My own teacher Professor Nick Chater at UCL put it well in his first lecture with us when he said ‘everything I am teaching you could be wrong. That is the state of our knowledge at the moment. My job is to find ways of backing up what I say and to tell you what we currently know.’ In his book The Mind is Flat he states ‘our mental depths are a confabulation – a fiction created in the moment in our own brain. There are no pre-formed beliefs, desires, preferences, attitudes, even memories, hidden in the deep recesses of our mind; indeed, the mind has no deep recesses in which anything can hide The mind is flat: the surface is all there is.’ Chater (2018). In his book he also argues we have as much chance explaining our own decisions as we would attempting to explain why Anna Karenina throws herself in front of a train at the end of Tolstoy’s masterpiece.

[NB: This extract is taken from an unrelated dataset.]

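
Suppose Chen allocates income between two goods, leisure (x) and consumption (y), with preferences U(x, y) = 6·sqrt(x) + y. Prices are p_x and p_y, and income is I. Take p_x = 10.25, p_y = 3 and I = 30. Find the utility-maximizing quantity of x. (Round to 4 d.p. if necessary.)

Utility is quasi-linear in y; the FOC for x is 3/√x = p_x/p_y.
Thus x* = (3·p_y/p_x)² — independent of I — with the rest of income spent on y.
Plugging in: x* = (3·3/10.25)² = 0.771.

x* = 0.771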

I must now proceed with the photography project for my investigations but felt I needed to demonstrate I have given the psychological aspects of my hypothesis some serious consideration.
References
ADAMS, Robert and Wendy BYRNE. 1994. Why People Photograph : Selected Essays and Reviews. 1st edn. New York: Aperture.
BENJAMIN, Walter. 1931. A Short History of Photography. Literische Welt, 1931. Reprinted from Artforum (Feb, 1977). Vol 15.
CHATER, Nick. 2018. The Mind is Flat: The Illusion of Mental Depth and the Improvised Mind. Penguin. Random House. UK.
KOFMAN, Sarah. FREUD. The Photographic Apparatus – The photographer’s antechamber. In Photography and the Optical Unconscious (2017). Duke University Press
LIBET, Benjamin. 1999. Do We Have Free Will? Journal of Consciousness Studies, 6, No. 8-9, pp.47-57
MINSKY, M. 1985. The Society of Mind. New York: Simon and Schuster.
SPINOZA, B. 1677 The Ethics. trans.R.H.M.Elwes. London:Dover 1883.
WEGNER, Daniel, M. 2002. The Illusion of Conscious Will. Cambridge Massechusetts: Bradford Books. MIT Press.